KedaiPena.Com – Tingginya pertumbuhan ekonomi pada kuartal II 2021 bukan merupakan prestasi besar pemerintah. Pasalnnya, lebih dominan berpengaruh low base effect, yaitu suatu kondisi dimana dasar perhitungan pertumbuhan kuartal II 2021 menggunakan data pertumbuhan kuartal II 2020.
Pada periode tersebut merupakan pertumbuhan terendah sepanjang 2020, yaitu sebesar minus 5,32 persen. Sehingga akan diperoleh tingkat pertumbuhan yang sangat tinggi pada kuartal yang sama tahun berikutnya, tanpa memberikan nilai tambah bagi perekonomian nasional.
Hal tersebut disampaikan Anggota Komisi XI DPR RI dari Fraksi Partai Demokrat, Marwan Cik Asan, menanggapi Badan Pusat Statistik (BPS) yang baru saja mengumumkan realisasi pertumbuhan ekonomi pada kuartal II 2021 dengan pencapaian 7,07 persen yang dihitung secara tahunan (yoy) secara kuartalan pertumbuhannya sebesar 3,31 persen. Sehingga akumulasi pertumbuhan ekonomi selama semester I mencapai 3,10 persen.
Menurut Marwan, dalam kondisi normal seharusnya pertumbuhan ekonomi 7 persen dapat memberikan dampak yang besar terhadap peningkatan kesejahteraan rakyat, namun faktanya tingkat pengangguran dan angka kemiskinan masih tetap tinggi. Artinya pencapaian pertumbuhan ekonomi 7 persen hanya bersifat semu dan tidak mencerminkan kondisi riil sebenarnya.
“Dalam kondisi normal, seharusnya pertumbuhan ekonomi 7 persen dapat memberikan dampak yang besar terhadap peningkatan kesejahteraan rakyat, namun faktanya tingkat pengangguran dan angka kemiskinan masih tetap tinggi. Jadi, artinya pencapaian pertumbuhan ekonomi 7 persen hanya bersifat semu dan tidak mencerminkan kondisi riil sebenarnya,” ujar Marwan kepada wartawan, Jumat, (6/8/2021).
Marwan menambahkan, ada beberapa fakta yang dapat menjelaskan mengapa pencapaian pertumbuhan ekonomi kuartal II 2021 bersifat semu. Pertama, dari sisi konsumsi rumah tangga pertumbuhannya mencapai 5,93 persen.
Dalam kondisi normal seharusnya dapat memberikan efek yang besar terhadap meningkatnya daya beli dan konsumsi masyarakat, namun faktanya sebagaian perusahaan ritel dan UMKM melakukan penutupan usaha dan mengurangi jumlah karyawan karena sepinya pelanggan.

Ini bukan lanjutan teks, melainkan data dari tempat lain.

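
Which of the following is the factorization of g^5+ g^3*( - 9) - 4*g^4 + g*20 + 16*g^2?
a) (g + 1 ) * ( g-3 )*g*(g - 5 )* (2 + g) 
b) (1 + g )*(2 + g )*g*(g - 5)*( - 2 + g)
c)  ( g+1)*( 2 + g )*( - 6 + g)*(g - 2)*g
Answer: b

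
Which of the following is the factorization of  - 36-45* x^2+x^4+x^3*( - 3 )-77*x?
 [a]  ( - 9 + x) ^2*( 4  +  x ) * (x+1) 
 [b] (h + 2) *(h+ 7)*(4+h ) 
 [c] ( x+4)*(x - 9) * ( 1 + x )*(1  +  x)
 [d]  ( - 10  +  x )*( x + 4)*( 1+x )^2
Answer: c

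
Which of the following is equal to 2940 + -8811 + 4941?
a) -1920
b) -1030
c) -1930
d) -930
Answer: d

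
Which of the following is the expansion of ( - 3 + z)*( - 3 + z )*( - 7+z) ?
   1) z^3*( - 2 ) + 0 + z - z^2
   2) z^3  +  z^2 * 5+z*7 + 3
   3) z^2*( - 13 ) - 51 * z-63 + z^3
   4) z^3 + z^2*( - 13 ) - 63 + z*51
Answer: 4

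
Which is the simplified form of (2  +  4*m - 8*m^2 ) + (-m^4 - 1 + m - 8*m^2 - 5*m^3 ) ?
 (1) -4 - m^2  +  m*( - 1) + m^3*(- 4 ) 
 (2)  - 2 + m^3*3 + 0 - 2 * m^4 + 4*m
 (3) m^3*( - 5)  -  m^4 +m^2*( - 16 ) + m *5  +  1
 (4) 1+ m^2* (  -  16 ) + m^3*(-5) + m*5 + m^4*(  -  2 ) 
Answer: 3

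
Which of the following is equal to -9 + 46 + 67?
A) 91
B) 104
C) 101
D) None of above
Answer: B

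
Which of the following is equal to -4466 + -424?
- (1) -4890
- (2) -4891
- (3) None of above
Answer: 1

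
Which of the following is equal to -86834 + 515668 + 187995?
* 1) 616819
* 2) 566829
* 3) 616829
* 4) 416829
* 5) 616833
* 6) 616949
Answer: 3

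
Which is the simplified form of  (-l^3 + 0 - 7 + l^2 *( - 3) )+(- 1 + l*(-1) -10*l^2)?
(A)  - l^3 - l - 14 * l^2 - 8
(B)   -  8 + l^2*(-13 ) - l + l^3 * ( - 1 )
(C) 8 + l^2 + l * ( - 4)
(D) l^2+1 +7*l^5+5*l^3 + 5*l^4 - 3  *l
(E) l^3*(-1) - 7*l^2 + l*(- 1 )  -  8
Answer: B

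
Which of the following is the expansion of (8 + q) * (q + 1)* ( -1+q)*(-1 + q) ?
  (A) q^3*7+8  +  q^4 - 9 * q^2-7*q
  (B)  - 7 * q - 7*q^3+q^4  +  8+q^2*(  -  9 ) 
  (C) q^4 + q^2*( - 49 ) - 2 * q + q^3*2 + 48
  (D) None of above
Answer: A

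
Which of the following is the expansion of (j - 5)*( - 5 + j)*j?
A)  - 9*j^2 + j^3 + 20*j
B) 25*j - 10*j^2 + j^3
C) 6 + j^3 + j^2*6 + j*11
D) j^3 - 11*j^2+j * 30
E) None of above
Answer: B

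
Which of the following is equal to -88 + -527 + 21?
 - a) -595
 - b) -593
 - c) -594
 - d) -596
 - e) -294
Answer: c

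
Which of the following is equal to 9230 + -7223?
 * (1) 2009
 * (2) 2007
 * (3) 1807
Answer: 2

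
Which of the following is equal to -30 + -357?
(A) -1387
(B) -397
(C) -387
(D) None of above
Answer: C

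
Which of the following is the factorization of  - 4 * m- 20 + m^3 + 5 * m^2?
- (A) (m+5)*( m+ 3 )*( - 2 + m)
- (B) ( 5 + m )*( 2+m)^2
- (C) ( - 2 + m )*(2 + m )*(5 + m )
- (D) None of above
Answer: C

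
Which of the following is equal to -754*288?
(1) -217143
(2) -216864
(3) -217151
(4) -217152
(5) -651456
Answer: 4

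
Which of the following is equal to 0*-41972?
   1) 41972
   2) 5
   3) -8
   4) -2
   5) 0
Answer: 5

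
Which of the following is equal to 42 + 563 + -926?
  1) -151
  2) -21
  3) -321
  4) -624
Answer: 3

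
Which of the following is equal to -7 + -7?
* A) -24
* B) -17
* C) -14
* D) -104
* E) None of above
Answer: C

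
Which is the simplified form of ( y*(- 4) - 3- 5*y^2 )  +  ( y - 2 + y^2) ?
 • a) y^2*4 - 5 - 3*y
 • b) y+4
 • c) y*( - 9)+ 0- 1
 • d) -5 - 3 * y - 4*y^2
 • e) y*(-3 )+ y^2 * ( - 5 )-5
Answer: d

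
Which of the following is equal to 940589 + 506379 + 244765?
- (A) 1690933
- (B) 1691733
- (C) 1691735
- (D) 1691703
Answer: B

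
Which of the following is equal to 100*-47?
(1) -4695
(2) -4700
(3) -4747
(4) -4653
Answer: 2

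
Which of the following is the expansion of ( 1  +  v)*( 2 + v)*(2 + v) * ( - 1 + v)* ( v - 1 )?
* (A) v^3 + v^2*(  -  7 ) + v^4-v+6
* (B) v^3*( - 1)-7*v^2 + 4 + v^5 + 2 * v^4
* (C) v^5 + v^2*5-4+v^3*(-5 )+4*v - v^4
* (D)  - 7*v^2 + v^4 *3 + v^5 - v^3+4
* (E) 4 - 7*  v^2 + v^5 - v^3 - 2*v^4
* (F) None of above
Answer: D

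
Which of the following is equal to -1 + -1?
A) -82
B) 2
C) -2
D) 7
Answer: C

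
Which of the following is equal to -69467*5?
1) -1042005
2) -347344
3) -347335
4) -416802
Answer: 3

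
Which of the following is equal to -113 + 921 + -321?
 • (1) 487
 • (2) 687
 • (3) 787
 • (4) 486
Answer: 1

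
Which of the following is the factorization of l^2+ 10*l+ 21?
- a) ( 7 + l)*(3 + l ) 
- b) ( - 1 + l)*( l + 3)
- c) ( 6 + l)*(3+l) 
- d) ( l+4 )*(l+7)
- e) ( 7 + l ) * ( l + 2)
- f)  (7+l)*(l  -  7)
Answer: a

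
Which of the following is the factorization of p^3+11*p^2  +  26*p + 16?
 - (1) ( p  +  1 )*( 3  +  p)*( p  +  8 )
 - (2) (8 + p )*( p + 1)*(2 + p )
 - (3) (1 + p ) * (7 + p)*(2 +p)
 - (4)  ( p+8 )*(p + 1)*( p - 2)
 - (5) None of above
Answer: 2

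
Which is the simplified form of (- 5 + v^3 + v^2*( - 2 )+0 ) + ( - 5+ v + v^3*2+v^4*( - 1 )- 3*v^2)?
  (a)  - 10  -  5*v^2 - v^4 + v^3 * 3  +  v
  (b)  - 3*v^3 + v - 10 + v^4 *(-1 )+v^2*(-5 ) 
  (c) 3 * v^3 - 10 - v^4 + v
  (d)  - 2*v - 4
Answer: a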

Selain itu dengan meningkatnya konsumsi rumah tangga seharusnya berkorelasi positif terhadap tingkat inflasi, namun faktanya pada bulan Juni terjadi deflasi sebesar 0,16 persen dan inflasi tahunannya hanya 0,74 persen. Hal ini mengindikasikan bahwa tingginya pertumbuhan konsumsi pada kuartal II tidak memberikan dampak besar dalam permintaan dan prodduksi barang.

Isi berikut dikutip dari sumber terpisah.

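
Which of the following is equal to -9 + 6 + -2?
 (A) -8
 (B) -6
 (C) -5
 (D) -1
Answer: C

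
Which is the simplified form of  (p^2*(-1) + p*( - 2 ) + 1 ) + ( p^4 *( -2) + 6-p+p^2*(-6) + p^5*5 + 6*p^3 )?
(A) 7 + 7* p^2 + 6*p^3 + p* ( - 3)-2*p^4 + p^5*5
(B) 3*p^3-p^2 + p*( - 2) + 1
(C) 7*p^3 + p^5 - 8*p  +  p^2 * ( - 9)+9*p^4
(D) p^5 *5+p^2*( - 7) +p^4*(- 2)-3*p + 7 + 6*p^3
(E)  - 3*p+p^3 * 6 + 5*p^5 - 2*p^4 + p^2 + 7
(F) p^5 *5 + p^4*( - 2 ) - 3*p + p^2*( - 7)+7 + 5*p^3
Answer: D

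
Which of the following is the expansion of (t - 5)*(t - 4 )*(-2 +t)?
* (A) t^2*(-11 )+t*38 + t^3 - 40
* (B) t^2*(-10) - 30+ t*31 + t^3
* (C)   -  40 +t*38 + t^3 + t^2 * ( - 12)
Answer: A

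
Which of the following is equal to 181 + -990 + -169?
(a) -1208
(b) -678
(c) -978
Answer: c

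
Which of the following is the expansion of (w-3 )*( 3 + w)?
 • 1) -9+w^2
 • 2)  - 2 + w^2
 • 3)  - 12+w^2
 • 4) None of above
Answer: 1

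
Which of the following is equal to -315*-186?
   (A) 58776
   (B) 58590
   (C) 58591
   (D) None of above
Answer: B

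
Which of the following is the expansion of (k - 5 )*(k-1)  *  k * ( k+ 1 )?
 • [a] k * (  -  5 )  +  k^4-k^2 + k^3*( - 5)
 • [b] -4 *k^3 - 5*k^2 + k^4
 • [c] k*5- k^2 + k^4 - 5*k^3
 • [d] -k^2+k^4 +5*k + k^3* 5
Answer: c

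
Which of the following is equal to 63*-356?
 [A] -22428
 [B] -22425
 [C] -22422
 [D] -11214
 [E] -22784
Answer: A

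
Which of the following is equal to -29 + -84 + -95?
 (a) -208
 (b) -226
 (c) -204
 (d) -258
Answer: a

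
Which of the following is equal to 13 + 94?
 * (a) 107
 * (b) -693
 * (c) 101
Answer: a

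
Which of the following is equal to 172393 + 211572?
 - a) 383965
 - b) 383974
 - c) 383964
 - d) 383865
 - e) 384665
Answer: a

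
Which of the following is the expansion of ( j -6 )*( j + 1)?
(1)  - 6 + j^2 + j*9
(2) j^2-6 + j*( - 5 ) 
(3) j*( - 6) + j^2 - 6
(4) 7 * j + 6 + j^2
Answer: 2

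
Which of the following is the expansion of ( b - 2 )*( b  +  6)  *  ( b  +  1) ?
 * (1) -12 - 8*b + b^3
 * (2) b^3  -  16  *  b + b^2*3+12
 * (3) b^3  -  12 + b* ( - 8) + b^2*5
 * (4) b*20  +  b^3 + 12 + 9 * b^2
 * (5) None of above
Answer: 3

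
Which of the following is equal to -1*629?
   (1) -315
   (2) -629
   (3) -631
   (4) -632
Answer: 2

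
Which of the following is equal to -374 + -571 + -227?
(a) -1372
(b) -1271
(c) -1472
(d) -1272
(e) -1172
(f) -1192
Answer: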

Kedua, menurut Marwan, dari sisi lapangan usaha, sektor yang tumbuh sangat tinggi adalah sektor-sektor yang pada kuartal II 2020 mengalami kontraksi yang sangat dalam seperti, sektor perdagangan besar dan eceran dan sektor transportasi yang masing-masing tumbuh 9,44 persen dan 25,10 persen.
Dengan demikian, tegas Marwan, meskipun tumbuh sangat tinggi namun tidak memberikan efek yang besar terhadap pelaku usahanya.
“Dengan fakta-fakta tersebut pemerintah diharapkan tetap fokus pada pemulihan ekonomi pada kuartal III 2021 yang sangat mungkin lebih berat tantangannya ditengah kasus pandemi covid 19 yang masih tinggi angka positifnya,” pungkas Marwan.